发明名称 Object tracking in encoded video streams
摘要 Techniques are provided for tracking objects in an encoded video stream based on data directly extracted from the video stream, thus eliminating any need for the stream to be fully or partially decoded. Extracted motion vector and DC coefficient data can be used to provide a rough estimation of which macro-blocks are be associated with a background motion model and which macro-blocks correspond to a foreground object which is moving with respect to the background motion model. Macro-blocks which are associated with a moving foreground object can be grouped based on connectivity and a similarity measure derived from the extracted DC coefficient data. The grouped macro-blocks can be tracked from frame to frame to identify and eliminate groups having only negligible motion. The resulting validated macro-block groups will correspond to a rough object mask associated with a moving region in the analyzed frame.
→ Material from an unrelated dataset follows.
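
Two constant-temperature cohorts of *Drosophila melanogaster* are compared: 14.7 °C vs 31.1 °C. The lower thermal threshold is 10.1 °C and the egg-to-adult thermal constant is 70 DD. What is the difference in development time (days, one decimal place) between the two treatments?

At 14.7 °C: 70 / (14.7 − 10.1) = 70 / 4.6 = 15.217 d.
At 31.1 °C: 70 / (31.1 − 10.1) = 70 / 21.0 = 3.333 d.
Difference = |15.217 − 3.333| = 11.884 ≈ 11.9 days.

11.9 days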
申请公布号 US9589363(B2) 申请公布日期 2017.03.07
申请号 US201414224611 申请日期 2014.03.25
申请人 Intel Corporation 发明人 Lawrence Sean J.;Tapaswi Ankita
分类号 H04N7/12;G06T7/20 主分类号 H04N7/12
代理机构 Finch & Maloney PLLC 代理人 Finch & Maloney PLLC
主权项 1. A method for tracking a moving object in a compressed video stream, the method comprising: receiving, by a computer system having a processor coupled to a memory device, a compressed video stream that comprises a plurality of frames, each frame including motion vector data and DC coefficient data; using a bit stream parser stored in the memory device to parse the compressed video stream, thereby extracting motion vector data and DC coefficient data for a selected frame of the compressed video stream, the selected frame comprising a plurality of macro-blocks; using an object detection sub-module stored in the memory device and the extracted motion vector data to identify a plurality of foreground macro-blocks from amongst the plurality of macro-blocks, the foreground macro-blocks corresponding to motion that is distinguishable from a background motion model; using a grouping and labeling sub-module stored in the memory device to group a subset of the plurality of foreground macro-blocks based on a feature map that depends on the extracted motion vector data and DC coefficient data that is associated with the grouped subset of foreground macro-blocks; and using a validation and refinement sub-module stored in the memory device to validate the grouped subset of foreground macro-blocks based on a comparison of a cost metric between the selected frame and a temporally adjacent frame, the cost metric depending on frame-to-frame motion and variance of the grouped subset of foreground macro-blocks.
地址 Santa Clara CA US